Jak zachowuje się człowiek zniewolony? Jak walczy o swoją godność i jak określa granice swej wolności? To tylko niektóre pytania, które w swej animacji stawiał Mirosław Kijowicz. Ilustrowane muzyką Krzysztofa Komedy "Klatki" to opowieść o relacji między więźniem i jego strażnikiem i jeden z najważniejszych polskich filmów animowanych lat 60-tych.
"Koń", reż. Witold Giersz, 1967 r.
Kolejnym, obok "Czerwonego i czarnego" i "Małego westernu" wielkim osiągnięciem Giersza był "Koń". Film zrealizowany techniką olejną opowiada o zmaganiach człowieka z naturą, której symbolem jest piękny rumak. Film zdobył liczne nagrody na festiwalach w tym Złotego Lajkonika na Krakowskim Festiwalu Filmowym w 1967 roku.
"Schody", reż. Stefan Schabenbeck, 1968 r.
Wśród polskich twórców animacji lat 60-tych Stefan Schabenbeck należał do twórców najciekawszych, ale też najbardziej wymagających. "Schody" były jednym z jego największych osiągnięć - w tej formalnie prostej opowiastce Schabenbeck mówił o życiu jako żmudnej wędrówce, która sama w sobie okazuje się celem.
"Syn", reż. Ryszard Czekała, 1970 r.
Jeden z najpiękniejszych polskich filmów animowanych. Wycinankowa miniatura Czekały opowiada o mężczyźnie, który przyjeżdża z wizytą do rodziców mieszkających na wsi. Reżyser "Syna" opowiadał tu o nieodwzajemnionej miłości i o tęsknocie.
"Podróż", reż. Daniel Szczechura, 1970 r.
"To jest świadomie film-prowokacja. Nic się nie dzieje, ale kto wytrzyma pierwsze kilka minut i ulegnie pewnej hipnozie, może być usatysfakcjonowany. To mój najbardziej kontrowersyjny film" - mówił Daniel Szczechura o swym filmie. W "Podróży" zrywał z obowiązującymi narracyjnymi schematami, wyznaczając nowe kierunki rozwoju filmu animowanego.
"Apel", Ryszard Czekała, 1970 r.
"Apel" to utrzymana w stylistyce grafiki czarno-biała animacja Ryszarda Czekały to poruszająca opowieść o rzeczywistości hitlerowskich obozów koncentracyjnych. Historia o władzy i opresji przyniosła Czekale m.in. Grand Prix na festiwalu w Annecy.
"Bankiet", reż. Zofia Oraczewska, 1976 r.

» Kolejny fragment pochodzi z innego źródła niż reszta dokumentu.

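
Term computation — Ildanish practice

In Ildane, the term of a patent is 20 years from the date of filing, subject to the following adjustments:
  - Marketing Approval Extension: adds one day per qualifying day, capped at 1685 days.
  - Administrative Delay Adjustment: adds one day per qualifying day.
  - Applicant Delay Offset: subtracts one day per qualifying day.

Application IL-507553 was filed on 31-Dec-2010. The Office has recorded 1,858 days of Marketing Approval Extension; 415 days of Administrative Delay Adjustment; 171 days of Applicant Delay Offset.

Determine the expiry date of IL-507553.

2036-04-12

Base term: filing date + 20 years → 31 December 2030.
Marketing Approval Extension: 1858 days claimed exceeds the 1685-day cap, so +1685 days → 12 August 2035.
Administrative Delay Adjustment: +415 days → 30 September 2036.
Applicant Delay Offset: −171 days → 12 April 2036.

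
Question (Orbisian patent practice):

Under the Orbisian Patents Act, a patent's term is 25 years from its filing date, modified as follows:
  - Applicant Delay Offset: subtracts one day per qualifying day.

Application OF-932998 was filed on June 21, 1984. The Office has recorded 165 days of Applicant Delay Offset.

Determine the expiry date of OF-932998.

Base term: filing date + 25 years → 21 June 2009.
Applicant Delay Offset: −165 days → 7 January 2009.

January 7, 2009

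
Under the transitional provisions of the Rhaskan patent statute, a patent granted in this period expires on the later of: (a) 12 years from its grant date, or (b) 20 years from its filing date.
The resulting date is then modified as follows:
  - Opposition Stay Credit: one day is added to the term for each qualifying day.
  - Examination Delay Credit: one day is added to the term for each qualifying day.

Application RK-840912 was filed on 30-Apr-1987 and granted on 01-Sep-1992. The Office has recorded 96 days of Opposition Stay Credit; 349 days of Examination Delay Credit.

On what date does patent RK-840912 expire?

(a) grant + 12 years → 1 September 2004.
(b) filing + 20 years → 30 April 2007.
Later of the two: 30 April 2007.
Opposition Stay Credit: +96 days → 4 August 2007.
Examination Delay Credit: +349 days → 18 July 2008.

July 18, 2008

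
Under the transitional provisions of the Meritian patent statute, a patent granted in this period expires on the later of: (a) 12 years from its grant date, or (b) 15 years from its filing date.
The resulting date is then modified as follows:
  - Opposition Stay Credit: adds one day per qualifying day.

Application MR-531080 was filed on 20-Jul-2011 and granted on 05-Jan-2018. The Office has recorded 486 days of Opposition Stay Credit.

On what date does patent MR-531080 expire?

(a) grant + 12 years → 5 January 2030.
(b) filing + 15 years → 20 July 2026.
Later of the two: 5 January 2030.
Opposition Stay Credit: +486 days → 6 May 2031.

2031-05-06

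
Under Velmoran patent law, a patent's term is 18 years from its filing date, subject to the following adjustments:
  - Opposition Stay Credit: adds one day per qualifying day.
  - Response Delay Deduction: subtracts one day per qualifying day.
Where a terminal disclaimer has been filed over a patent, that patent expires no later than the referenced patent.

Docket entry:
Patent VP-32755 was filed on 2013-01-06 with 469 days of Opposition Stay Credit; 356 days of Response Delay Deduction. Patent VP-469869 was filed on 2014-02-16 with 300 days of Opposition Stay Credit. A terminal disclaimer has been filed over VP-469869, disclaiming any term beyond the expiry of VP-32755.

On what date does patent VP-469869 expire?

Natural term of VP-469869:
  Base: filing + 18 years → 16 February 2032.
  Opposition Stay Credit: +300 days → 12 December 2032.
Expiry of referenced patent VP-32755:
  Base: filing + 18 years → 6 January 2031.
  Opposition Stay Credit: +469 days → 19 April 2032.
  Response Delay Deduction: −356 days → 29 April 2031.
Terminal disclaimer: VP-469869 expires on the earlier of 12 December 2032 and 29 April 2031.

April 29, 2031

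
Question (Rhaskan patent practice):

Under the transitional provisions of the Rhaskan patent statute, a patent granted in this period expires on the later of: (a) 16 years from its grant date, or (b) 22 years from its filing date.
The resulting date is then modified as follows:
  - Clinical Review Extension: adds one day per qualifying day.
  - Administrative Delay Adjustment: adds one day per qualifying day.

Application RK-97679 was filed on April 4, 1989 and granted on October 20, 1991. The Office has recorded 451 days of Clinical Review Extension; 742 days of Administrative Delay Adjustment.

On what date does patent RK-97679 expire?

2014-07-10

(a) grant + 16 years → 20 October 2007.
(b) filing + 22 years → 4 April 2011.
Later of the two: 4 April 2011.
Clinical Review Extension: +451 days → 28 June 2012.
Administrative Delay Adjustment: +742 days → 10 July 2014.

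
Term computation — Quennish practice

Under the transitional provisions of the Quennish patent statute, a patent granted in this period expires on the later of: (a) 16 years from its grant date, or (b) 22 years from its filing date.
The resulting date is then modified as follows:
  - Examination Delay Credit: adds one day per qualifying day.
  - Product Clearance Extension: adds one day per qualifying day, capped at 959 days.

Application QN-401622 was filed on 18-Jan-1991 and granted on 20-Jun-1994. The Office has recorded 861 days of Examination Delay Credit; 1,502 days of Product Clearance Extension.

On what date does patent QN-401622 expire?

(a) grant + 16 years → 20 June 2010.
(b) filing + 22 years → 18 January 2013.
Later of the two: 18 January 2013.
Examination Delay Credit: +861 days → 29 May 2015.
Product Clearance Extension: 1502 days claimed exceeds the 959-day cap, so +959 days → 12 January 2018.

2018-01-12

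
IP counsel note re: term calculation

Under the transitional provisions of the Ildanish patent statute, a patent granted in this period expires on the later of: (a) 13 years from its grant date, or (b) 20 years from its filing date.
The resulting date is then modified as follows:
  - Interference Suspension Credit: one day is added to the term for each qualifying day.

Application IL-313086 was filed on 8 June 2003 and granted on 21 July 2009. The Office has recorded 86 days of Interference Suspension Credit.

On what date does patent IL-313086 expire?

2023-09-02

(a) grant + 13 years → 21 July 2022.
(b) filing + 20 years → 8 June 2023.
Later of the two: 8 June 2023.
Interference Suspension Credit: +86 days → 2 September 2023.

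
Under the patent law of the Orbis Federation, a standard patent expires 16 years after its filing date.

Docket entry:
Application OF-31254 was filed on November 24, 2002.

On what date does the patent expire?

Filing date + 16 years → 24 November 2018.

November 24, 2018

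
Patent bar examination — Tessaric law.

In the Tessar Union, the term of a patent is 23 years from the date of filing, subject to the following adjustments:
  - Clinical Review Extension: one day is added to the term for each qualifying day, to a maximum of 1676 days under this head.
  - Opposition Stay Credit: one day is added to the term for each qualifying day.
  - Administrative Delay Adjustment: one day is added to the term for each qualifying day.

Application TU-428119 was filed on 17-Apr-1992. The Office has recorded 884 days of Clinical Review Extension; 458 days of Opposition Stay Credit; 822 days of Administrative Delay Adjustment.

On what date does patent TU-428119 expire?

2021-03-20

Base term: filing date + 23 years → 17 April 2015.
Clinical Review Extension: 884 days (within the 1676-day cap) → +884 days → 17 September 2017.
Opposition Stay Credit: +458 days → 19 December 2018.
Administrative Delay Adjustment: +822 days → 20 March 2021.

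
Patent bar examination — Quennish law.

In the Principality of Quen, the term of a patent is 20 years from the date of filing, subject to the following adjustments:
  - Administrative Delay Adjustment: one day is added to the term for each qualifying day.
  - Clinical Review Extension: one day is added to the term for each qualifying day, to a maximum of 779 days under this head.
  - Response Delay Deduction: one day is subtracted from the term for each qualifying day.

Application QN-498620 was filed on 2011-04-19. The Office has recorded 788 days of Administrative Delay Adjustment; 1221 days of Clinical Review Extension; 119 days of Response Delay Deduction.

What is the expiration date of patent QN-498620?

2035-04-06

Base term: filing date + 20 years → 19 April 2031.
Administrative Delay Adjustment: +788 days → 15 June 2033.
Clinical Review Extension: 1221 days claimed exceeds the 779-day cap, so +779 days → 3 August 2035.
Response Delay Deduction: −119 days → 6 April 2035.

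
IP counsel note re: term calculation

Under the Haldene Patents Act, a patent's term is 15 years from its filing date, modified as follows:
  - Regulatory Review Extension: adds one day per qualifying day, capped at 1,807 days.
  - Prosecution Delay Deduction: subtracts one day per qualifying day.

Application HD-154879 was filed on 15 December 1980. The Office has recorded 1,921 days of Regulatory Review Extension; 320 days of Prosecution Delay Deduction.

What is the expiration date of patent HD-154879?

Base term: filing date + 15 years → 15 December 1995.
Regulatory Review Extension: 1921 days claimed exceeds the 1807-day cap, so +1807 days → 25 November 2000.
Prosecution Delay Deduction: −320 days → 10 January 2000.

2000-01-10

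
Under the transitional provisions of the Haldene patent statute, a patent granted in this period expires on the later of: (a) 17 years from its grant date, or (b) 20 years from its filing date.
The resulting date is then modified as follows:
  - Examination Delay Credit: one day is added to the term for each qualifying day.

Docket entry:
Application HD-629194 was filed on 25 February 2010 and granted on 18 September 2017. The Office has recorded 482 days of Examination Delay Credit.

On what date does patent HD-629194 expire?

January 13, 2036

(a) grant + 17 years → 18 September 2034.
(b) filing + 20 years → 25 February 2030.
Later of the two: 18 September 2034.
Examination Delay Credit: +482 days → 13 January 2036.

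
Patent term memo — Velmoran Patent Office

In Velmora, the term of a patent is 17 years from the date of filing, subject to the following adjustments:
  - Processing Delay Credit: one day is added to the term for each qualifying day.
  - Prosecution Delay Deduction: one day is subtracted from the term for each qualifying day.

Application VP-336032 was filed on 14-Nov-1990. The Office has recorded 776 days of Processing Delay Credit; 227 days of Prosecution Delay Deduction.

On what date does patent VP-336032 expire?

Base term: filing date + 17 years → 14 November 2007.
Processing Delay Credit: +776 days → 29 December 2009.
Prosecution Delay Deduction: −227 days → 16 May 2009.

May 16, 2009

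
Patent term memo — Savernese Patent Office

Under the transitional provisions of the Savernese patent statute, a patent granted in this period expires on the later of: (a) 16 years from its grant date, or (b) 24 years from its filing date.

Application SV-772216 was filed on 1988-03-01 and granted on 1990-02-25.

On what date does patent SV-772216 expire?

March 1, 2012

(a) grant + 16 years → 25 February 2006.
(b) filing + 24 years → 1 March 2012.
Later of the two: 1 March 2012.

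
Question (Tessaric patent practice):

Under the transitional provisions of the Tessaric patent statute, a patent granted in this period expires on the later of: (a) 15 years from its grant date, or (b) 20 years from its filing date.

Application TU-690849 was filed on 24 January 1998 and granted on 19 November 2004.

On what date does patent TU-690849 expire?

(a) grant + 15 years → 19 November 2019.
(b) filing + 20 years → 24 January 2018.
Later of the two: 19 November 2019.

November 19, 2019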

Humorystyczno-metaforyczna opowieść o społeczeństwie konsumpcyjnym. Na tytułowy bankiet przychodzą kolejni goście, by zjeść dania z bogato zastawionego stołu. Wkrótce czeka na nich makabryczna niespodzianka. Przewrotny film Zofii Oraczewskiej zdobył nagrody na festiwalach w Melbourne i Chicago.
"Ostry film zaangażowany", reż. Julian Józef Antoniszczak, 1979 r.
Non-camerowa animacja Juliana Antoniszczaka (Antonisza) to jedno z czołowych osiągnięć tego krakowskiego artysty. Pełen absurdu "Ostry film..." był pastiszem telewizyjnego reportażu i ironicznym komentarzem do rzeczywistości PRL-u.
"Refleksy", reż. Jerzy Kucia, 1979 r.
Arcydzieło Jerzego Kuci to opowieść o życiu jako nieustannej walce pozbawionej sensu. Historia dwóch owadów, których walka zostaje zakończona przez rozdeptującego je człowieka to smutna miniatura o przewrotności życia ubrana w piękny plastyczny kostium.
"Tango", reż. Zbigniew Rybczyński, 1980 r.
Jeden z najbardziej znanych polskich filmów animowanych w historii to metaforyczna historia o ludzkim życiu i przemijaniu widzianym z perspektywy zamkniętej przestrzeni jednego pokoju. Nagrodzone Oscarem dla najlepszego krótkometrażowego filmu animowanego w 1983 roku "Tango" film jest opowieścią o teatrze społecznych ról, w którym ludzie stają się aktorami odgrywającymi gotowe sceny, a także o pamięci miejsca, które staje się świadkiem ich żuycia.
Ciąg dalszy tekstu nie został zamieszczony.